Location: United States, Canada, Romania, Ukraine, Pakistan, Brazil, Argentina, Colombia
Type: Full-time | Remote
Our client is an early-stage startup building an AI intelligence layer for the commercial real estate industry, embedded directly inside Excel. Think of it as an AI analyst that lives inside the analyst's existing workbook — purpose-built for institutional CRE acquisitions. It understands domain-specific financial models and can handle everything from parsing offering documents to building financial models and running market research, all with full provenance and human-in-the-loop control.
We're looking for a Founding AI/ML Engineer to own the intelligence core of the platform. This is not about fine-tuning generic models — it's about building the reasoning, extraction, orchestration, and evaluation systems that make an AI analyst trustworthy enough to use in a $100M+ transaction.
You'll be the first dedicated AI/ML hire, working directly with the founders, and owning the full AI layer from day one.
- Multi-agent orchestration: coordinator + sub-agent architecture with a planning loop, routing tasks to the right model (OpenAI, Anthropic, Gemini, Perplexity, Mistral) based on cost, quality, and latency.
- Document intelligence pipelines: stateless extraction for financial documents (OMs, P&Ls, Rent Rolls) with per-field confidence scoring and bounding-box provenance.
- RAG and retrieval infrastructure: vector-backed retrieval with hybrid search, embedding pipeline management, and context assembly for grounded model responses.
- Evaluation and quality infrastructure: parser quality harnesses, extraction accuracy benchmarks, LLM output scoring, and feedback loops from analyst corrections.
- Prompt architecture and context management: system prompt design, tool schema engineering, context window optimization, and few-shot construction from live deal data.

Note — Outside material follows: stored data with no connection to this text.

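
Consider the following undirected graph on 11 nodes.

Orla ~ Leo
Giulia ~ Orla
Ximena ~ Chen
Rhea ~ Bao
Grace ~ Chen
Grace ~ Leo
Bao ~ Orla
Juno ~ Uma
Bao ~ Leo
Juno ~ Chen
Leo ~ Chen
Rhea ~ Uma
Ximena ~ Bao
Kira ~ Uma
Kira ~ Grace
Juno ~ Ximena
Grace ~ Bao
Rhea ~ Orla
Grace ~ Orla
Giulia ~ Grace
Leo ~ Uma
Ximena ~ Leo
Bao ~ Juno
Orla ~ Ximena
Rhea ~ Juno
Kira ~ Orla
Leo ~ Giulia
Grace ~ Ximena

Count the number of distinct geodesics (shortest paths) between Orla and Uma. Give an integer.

The shortest distance is 2. The length-2 paths are: Orla–Rhea–Uma; Orla–Leo–Uma; Orla–Kira–Uma.
That gives 3 distinct shortest paths.

3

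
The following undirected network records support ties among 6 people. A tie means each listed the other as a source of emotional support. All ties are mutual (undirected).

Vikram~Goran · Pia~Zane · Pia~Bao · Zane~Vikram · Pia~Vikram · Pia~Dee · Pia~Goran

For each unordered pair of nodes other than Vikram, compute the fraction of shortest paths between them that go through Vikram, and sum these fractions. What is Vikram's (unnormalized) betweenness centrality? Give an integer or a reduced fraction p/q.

Pairs whose geodesics pass through Vikram — Zane–Goran: 1/2.
All other pairs contribute 0.
Summing the contributions gives betweenness(Vikram) = 1/2.

1/2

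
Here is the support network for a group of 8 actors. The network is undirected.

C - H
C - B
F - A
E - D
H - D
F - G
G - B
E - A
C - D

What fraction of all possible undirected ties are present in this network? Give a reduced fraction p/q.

There are 9 edges and 8 nodes, so the maximum possible is C(8,2) = 28.
Density = 9/28.

9/28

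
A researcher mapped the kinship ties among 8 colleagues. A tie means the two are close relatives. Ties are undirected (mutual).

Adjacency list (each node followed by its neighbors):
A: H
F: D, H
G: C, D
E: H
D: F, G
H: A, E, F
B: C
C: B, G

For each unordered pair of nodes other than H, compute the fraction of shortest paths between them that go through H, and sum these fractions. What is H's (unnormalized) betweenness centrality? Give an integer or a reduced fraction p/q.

11

Pairs whose geodesics pass through H — E–C: 1; E–B: 1; E–D: 1; E–G: 1; E–F: 1; E–A: 1; C–A: 1; B–A: 1; D–A: 1; G–A: 1; F–A: 1.
All other pairs contribute 0.
Summing the contributions gives betweenness(H) = 11.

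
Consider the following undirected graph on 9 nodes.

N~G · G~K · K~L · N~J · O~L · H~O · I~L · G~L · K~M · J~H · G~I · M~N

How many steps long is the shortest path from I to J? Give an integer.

3

One shortest route is I – G – N – J, which uses 3 edges, and at distance 2 from I we only reach {K, N, O}, which does not include J. So d(I,J) = 3.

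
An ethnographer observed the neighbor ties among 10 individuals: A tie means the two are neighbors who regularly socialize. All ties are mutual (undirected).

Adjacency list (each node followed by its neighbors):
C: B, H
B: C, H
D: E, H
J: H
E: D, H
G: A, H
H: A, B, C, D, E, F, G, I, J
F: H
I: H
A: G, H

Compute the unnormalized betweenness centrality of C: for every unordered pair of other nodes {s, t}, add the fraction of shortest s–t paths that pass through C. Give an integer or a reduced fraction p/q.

0

No shortest path between any pair of other nodes passes through C.
Summing the contributions gives betweenness(C) = 0.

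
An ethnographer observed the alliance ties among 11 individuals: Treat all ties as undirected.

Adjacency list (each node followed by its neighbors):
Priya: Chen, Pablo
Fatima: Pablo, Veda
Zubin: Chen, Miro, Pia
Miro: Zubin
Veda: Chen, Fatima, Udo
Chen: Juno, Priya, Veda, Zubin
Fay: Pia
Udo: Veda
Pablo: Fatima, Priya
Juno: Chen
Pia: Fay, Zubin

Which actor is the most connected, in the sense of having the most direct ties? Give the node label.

Degrees — Chen:4, Fatima:2, Fay:1, Juno:1, Miro:1, Pablo:2, Pia:2, Priya:2, Udo:1, Veda:3, Zubin:3.
The maximum is 4, attained only by Chen.

Chen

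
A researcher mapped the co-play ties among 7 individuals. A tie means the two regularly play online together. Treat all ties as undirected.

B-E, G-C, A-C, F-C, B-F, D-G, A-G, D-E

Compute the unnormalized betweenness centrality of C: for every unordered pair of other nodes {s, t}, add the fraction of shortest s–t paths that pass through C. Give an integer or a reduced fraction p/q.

Pairs whose geodesics pass through C — D–F: 1/2; G–F: 1; G–B: 1/2; A–F: 1; A–B: 1.
All other pairs contribute 0.
Summing the contributions gives betweenness(C) = 4.

4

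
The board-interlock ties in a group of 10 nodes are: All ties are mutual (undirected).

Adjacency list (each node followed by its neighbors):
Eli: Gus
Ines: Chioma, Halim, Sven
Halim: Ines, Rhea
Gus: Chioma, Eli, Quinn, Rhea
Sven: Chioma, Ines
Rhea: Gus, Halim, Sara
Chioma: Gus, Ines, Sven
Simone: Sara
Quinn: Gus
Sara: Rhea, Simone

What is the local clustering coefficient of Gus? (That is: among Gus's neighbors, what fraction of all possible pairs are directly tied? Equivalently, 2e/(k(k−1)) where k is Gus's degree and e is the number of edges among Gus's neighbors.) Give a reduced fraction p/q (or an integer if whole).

0

Gus's neighbors: Chioma, Eli, Quinn, and Rhea (k = 4).
Possible neighbor pairs: C(4,2) = 6. Edges among them: none → e = 0.
Clustering(Gus) = 0/6 = 0.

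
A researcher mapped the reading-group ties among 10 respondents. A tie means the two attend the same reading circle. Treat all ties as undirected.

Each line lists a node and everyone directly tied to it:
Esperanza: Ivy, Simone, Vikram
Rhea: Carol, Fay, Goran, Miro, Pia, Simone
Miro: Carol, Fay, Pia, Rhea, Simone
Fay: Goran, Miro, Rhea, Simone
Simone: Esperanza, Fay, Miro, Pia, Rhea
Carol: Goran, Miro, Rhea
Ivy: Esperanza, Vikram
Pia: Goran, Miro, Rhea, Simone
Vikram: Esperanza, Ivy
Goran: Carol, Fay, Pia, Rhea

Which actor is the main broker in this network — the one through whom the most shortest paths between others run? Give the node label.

Simone

Unnormalized betweenness of each node: Carol:1/4, Esperanza:14, Fay:19/12, Goran:11/12, Ivy:0, Miro:35/12, Pia:19/12, Rhea:9/2, Simone:73/4, Vikram:0.
Simone has the largest value, 73/4, making it the main broker — the node through which the most shortest paths run.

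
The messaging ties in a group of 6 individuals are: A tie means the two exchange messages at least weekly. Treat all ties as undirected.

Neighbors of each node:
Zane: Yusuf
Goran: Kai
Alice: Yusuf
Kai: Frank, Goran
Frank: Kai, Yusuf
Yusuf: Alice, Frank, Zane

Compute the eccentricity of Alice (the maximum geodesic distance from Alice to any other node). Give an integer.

4

Distances from Alice: Frank:2, Goran:4, Kai:3, Yusuf:1, Zane:2.
The largest is 4 (to Goran), so the eccentricity of Alice is 4.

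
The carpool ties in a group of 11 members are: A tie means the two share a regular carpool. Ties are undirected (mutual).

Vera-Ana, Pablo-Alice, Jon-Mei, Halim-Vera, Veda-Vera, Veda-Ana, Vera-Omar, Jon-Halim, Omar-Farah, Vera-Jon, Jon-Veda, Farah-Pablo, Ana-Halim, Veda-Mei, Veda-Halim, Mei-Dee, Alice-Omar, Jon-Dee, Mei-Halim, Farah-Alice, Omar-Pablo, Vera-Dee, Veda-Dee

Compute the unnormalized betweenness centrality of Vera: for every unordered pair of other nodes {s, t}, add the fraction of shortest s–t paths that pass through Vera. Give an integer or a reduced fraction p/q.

Pairs whose geodesics pass through Vera — Ana–Jon: 1/3; Ana–Dee: 1/2; Ana–Omar: 1; Ana–Alice: 1; Ana–Pablo: 1; Ana–Farah: 1; Jon–Omar: 1; Jon–Alice: 1; Jon–Pablo: 1; Jon–Farah: 1; Halim–Dee: 1/4; Halim–Omar: 1; Halim–Alice: 1; Halim–Pablo: 1 … (+13 more pairs).
All other pairs contribute 0.
Summing the contributions gives betweenness(Vera) = 301/12.

301/12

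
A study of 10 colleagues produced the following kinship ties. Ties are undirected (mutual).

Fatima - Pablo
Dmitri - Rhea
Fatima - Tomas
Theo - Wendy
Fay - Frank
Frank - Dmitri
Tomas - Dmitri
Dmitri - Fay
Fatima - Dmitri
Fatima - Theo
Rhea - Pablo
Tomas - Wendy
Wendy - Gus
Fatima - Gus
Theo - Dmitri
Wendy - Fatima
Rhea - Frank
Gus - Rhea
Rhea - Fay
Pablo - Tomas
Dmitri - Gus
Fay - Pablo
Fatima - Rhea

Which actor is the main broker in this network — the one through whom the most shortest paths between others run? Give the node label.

Unnormalized betweenness of each node: Dmitri:25/3, Fatima:133/24, Fay:3/4, Frank:0, Gus:4/3, Pablo:17/12, Rhea:11/3, Theo:13/24, Tomas:17/12, Wendy:1.
Dmitri has the largest value, 25/3, making it the main broker — the node through which the most shortest paths run.

Dmitri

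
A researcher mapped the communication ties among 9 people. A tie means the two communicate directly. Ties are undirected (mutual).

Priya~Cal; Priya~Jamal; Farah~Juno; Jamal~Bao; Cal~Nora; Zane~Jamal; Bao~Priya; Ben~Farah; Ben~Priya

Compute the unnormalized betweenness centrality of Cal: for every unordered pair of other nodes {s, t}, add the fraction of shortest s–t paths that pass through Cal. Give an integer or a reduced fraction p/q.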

- Provenance and hallucination controls: every output traces to a source document, page, and bounding box. If it can't be cited, it's flagged as an assumption.
- Model strategy: track frontier model releases and make build-vs-buy calls on fine-tuning, custom classifiers, and retrieval augmentation.
- Orchestrator: FastAPI (async Python), SSE streaming, multi-agent architecture
- AI / LLM: GPT-4.1, Claude Sonnet / Opus, Gemini 2.0 Flash, Perplexity Sonar Pro, Mistral
- Retrieval: pgvector, PostgreSQL, hybrid RAG, embedding pipelines
- Parsers: Azure Doc Intelligence, Mistral OCR, stateless extraction
- Evals: Custom harnesses, labeling pipelines, correction feedback loops
- Infra: Azure Container Apps, Service Bus, Blob Storage, Docker Compose
- Frontend: Next.js, React 19 + Office.js (interface with, not own)
- 5+ years building AI/ML systems in production — real systems, real users, real failure modes.
- LLM orchestration experience: tool-calling, multi-step reasoning chains, agent architectures, streaming.
- Expert-level Python: async FastAPI, type-annotated, well-structured.
- RAG systems: embedding pipeline design, hybrid retrieval, context assembly, chunk strategy.
- Evals mindset: you measure model quality systematically through benchmarks, harnesses, and accuracy scoring.
- Startup operating mode: you scope your own work, make judgment calls, and ship without waiting for consensus.
- Document extraction / OCR (Azure Doc Intelligence, Textract, or equivalent)
- Fine-tuning experience (LoRA, RLHF, DPO, or classifier fine-tuning)
- Vector database depth (pgvector, Pinecone, Weaviate)
- Financial document literacy (P&Ls, rent rolls, structured financial data)
- Multi-modal models: document layout understanding, table extraction, bounding-box grounding
- Prompt security: adversarial inputs, injection hardening, output validation
- Azure AI Services: OpenAI on Azure, Doc Intelligence, Blob-backed pipelines
- Week 1: Stand up the full stack locally. Run parser pipelines end-to-end on real documents. Understand the overall architecture.
- Week 2: Deep-dive the extraction pipelines. Trace a document through parse, extract, normalize, map, and write. Identify the weakest quality link.
- Week 3: Ship a measurable eval — a harness that scores extraction accuracy on a labeled document set and establishes a baseline.
- Week 4: Own an improvement — better field normalization, improved context assembly, or a new document type. Ship it with a passing eval.
- Full ownership of the AI layer of a real institutional product.
- Hard, unsolved problems in document extraction, multi-agent reliability, and provenance in an agentic write path.
- High-stakes domain: a $20T+ market where same-day turnaround wins deals. Your work directly affects whether a deal closes.
- Frontier model access: working with the latest models from OpenAI, Anthropic, Google, and Mistral in production.
- Operator founder: deep domain expertise from someone who has sat in the analyst, IC, and deal lead seats.